Hassan Gagiyo Dumbari thought with the huge investment he made last year in his farm in Gashua, Northeast Nigeria, his economic problems would be over.
The flood that ravaged his farm last year dashed his hopes.
“My problems became new. Because we were having bumper harvests in our farms before the flood despite the economic hardship, we are getting sustenance from there. But it has reached an extent where there is no grass (kara) to feed livestock, not to even talk of the food we will store until the next season,” he said.
Gashua, the headquarters of Bade local government area of Yobe State in the northeastern part of Nigeria, is a few miles away from River Jama’are in Bauchi and River Hadejia in Jigawa State and has a population of more than 125,000 people.
The affected area is within the Hadejia-Nguru wetlands in western Yobe state, Gashua, on the floodplain of the Komadugu Yobe river and its branches. With an average height of less than 300 meters above sea level, its terrain is primarily lowland, which makes it susceptible to flooding.
He said he learnt the flood was coming by word of mouth, from people in further away communities. It sounded like a folk tale, he said. But when the water arrived, it was all too real. He had never experienced flooding like it in his life.
“We have experienced flooding in the past between 2000 and 2003, and it didn’t wreak havoc like this. Then I think we saw something like that in 2011. But the recent one is unprecedented,” he said when HumAngle reached him by phone.
“The flood has affected more than 80 houses in Gashua. I have been affected by the flood in many parts. Aside from my submerged farm, there is nothing left in my brother’s house but rubbles. You see, I have been affected on every part.”
The flood waters spread over a huge area. It is a low lying place where many river tributaries join together and flow eastwards into the Yobe river. It is usually marshy, but the heavy rains last year meant the water broke over the marshes, affecting dozens of villages between Gasma and Girgir, as much as 20kms apart.
It ravaged many communities, but the loss of life was minimal.
“A Fulani man, his wife and five children in Tabawa few miles away from Gashua, were trying to flee in a truck when it fell into a ditch. Only the man survived,” Hassan Dumbari said.
When asked about any measure they have taken to control future recurrence, he said there is nothing they can do.
“It resulted in food scarcity because food is now expensive,” Hassan complained bitterly.
Rabiu Abubakar, a trader in Gashua, also said, “now there’s food scarcity which came up as a result of the flood.
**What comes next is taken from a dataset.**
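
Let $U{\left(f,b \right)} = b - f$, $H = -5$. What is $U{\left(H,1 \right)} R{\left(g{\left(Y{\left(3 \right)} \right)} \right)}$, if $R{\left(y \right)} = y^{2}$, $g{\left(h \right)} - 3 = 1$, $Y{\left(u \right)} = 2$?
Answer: $96$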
“If there’s food everywhere, even if it will cost a lot, it will not be unaffordable.”
Before a bag of an average grain ranges from 7,000 to 8,000. But now, because of the flood, the price ranges from 18,000 to 20,000.
“Now you will see villagers foraging for food just like residents of urban areas,” the trader added.
It affected them as traders, he said. “A farmer doesn’t cultivate spaghetti, oil and other items. So they must come to the market to get this, but the flood has made them live in a state of penury.”
“When the flood happened, if someone owes you money, they will directly tell you they have invested all they had in the farms, and now the flood has washed away everything.”
He said that has seriously affected his trade.
On the part of the government, the residents of the town said there has not been any form of humanitarian intervention to alleviate the situation they found themselves in.
Warnings have been issued that there will be more flooding this year.
The Nigerian Hydrological Services Agency (NIHSA) says about 178 local government areas in 32 states and the FCT are likely to experience flooding.
But despite this, victims of Gashua last year’s flood said they don’t have any contingency plans for if it happens again, they believe there is nothing they can do.
“To the best of my knowledge, there is no any contingency plan. This is nature, it is test from God. One can’t help it,” Hassan said.
Listing Yobe State as one the Highly Probable Risks Areas (HPA), the agency said it would be high in terms of effect on the populace, agriculture, livelihood, livestock, infrastructure, and the environment.
Experts agree that flooding in the area is caused by river bank overflows and torrential rainfall while others blame poor urban planning that make residents not properly utilise their drainages.